Summary and Analysis
Book 2: Chapters 4-10
With a gang of his friends, Augustine sneaks into an orchard at night and steals a load of pears. He did not want the pears, nor was he motivated by any self-interest. He simply enjoyed the act of doing wrong for its own sake. Trapped in misdirected love of earthly goods, the soul separates itself from God and tries to demonstrate its power over God by breaking God's laws. Augustine knows also that he would never have committed the theft alone. He withdraws from contemplation of his crime in disgust, taking refuge in God's peace.
Readers may wonder why Augustine lavishes such anguished and intense self-scrutiny on what sounds like an otherwise minor bit of juvenile delinquency: the theft of some pears from a neighbor's orchard. However, do not accept the description at face value, because Augustine is using this episode to stand both as a generic example of all the other sins committed in his youth and of the common sins of humanity. Viewed this way, Book 2 points up two types of sin: The first, lust, is an example of misdirected love, a confused attempt to seek satisfaction in transitory things that can never truly satisfy.
The second type of sin, the love of wrongdoing simply for the doing of it, is more difficult to classify. Scrutinizing his actions, Augustine expresses dismay at his complete lack of logical motivation for the theft. Every crime has a motive, he says, and it is easy to understand crimes motivated by greed or some other self-interest. But Augustine did not even want the pears. Augustine's theft had no excuse beyond the illicit thrill of doing wrong.

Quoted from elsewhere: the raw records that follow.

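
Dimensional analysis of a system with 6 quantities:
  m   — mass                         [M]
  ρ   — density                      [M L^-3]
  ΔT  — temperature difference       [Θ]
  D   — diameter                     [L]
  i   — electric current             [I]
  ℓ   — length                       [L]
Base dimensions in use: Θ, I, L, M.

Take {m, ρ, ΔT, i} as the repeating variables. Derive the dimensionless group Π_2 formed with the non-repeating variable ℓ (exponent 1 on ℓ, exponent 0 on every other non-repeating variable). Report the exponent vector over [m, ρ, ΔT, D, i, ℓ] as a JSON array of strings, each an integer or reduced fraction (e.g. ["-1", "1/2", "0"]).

Write exponents as rows Θ,I,L,M / cols m,ρ,ΔT,D,i,ℓ:
  Θ: [ 0  0  1  0  0  0]
  I: [ 0  0  0  0  1  0]
  L: [ 0 -3  0  1  0  1]
  M: [ 1  1  0  0  0  0]
Row reduction gives pivot columns m,ρ,ΔT,i; rank = 4
Pivot set = {m,ρ,ΔT,i}, free = {D,ℓ}
RREF:
  r0: [   1    0    0  1/3    0  1/3]
  r1: [   0    1    0 -1/3    0 -1/3]
  r2: [   0    0    1    0    0    0]
  r3: [   0    0    0    0    1    0]
Fix exponent of ℓ at 1, D at 0; solve each RREF row for its pivot's exponent:
  r0: exp(m) + (1/3)·1 = 0 ⇒ exp(m) = -1/3
  r1: exp(ρ) + (-1/3)·1 = 0 ⇒ exp(ρ) = 1/3
  r2: exp(ΔT) + (0)·1 = 0 ⇒ exp(ΔT) = 0
  r3: exp(i) + (0)·1 = 0 ⇒ exp(i) = 0
Π_2 = m^(-1/3) · ρ^(1/3) · ℓ

["-1/3", "1/3", "0", "0", "0", "1"]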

Augustine concludes that this sin is a kind of rebellion against God's omnipotence, a perverse attempt to demonstrate the soul's imagined self-sufficiency. Even by attempting to deny God's omnipotence, the sinner imitates it, thereby proving that nothing is outside of God's fullness and dominion. Like the misdirected love of others that is at the root of lust, misdirected love of self is at the root of rebellion.
The theft of the pears has further implications if you view it as generic rather than specific. Humankind's fundamental disobedience and fall from grace involved the improper taking of fruit from a tree in a garden, as recounted in the story of the Fall (Genesis 2-3). Later, Augustine's final conversion takes place under a fruit tree in a garden, standing in contrast to a present episode of sin as well as to Adam and Eve's. Some scholars have seen the pear theft story as simply an extended metaphor for the sin of promiscuity, the theme begun in the first part of Book 2. This interpretation also has links to the story of Adam and Eve, because humanity's Fall was believed to have included a fall from sexual innocence. Augustine himself describes sin in Book 2.6 as the soul's "fornication" against God.
As much as he is concerned with analysis of his own individual sins, Augustine is always concerned with the life of human beings within society and here, he runs into a wall. He knows that he would never have committed the theft if he had not been with a group of his friends. In contemporary terms, he is aware of the influence of peer pressure, subtle and unspoken, on his own behavior. Augustine tries to explain exactly how this social pressure operates. What is it about human beings in groups that makes them so susceptible to irrational impulses, impulses they would never act upon if they were alone? For Augustine, who so deeply values friendship, this remains an unsolvable problem. People in groups can both support each other in good — as his little community of friends later does at Cassiciacum — and egg each other on in evil, as his gang of boyhood friends does at the orchard.
Catiline d. 62 B.C.; Roman conspirator. Augustine quotes from the history of Catiline's career by Sallust (c. 86-35 B.C.), in which Catiline is represented as an archetypal villain.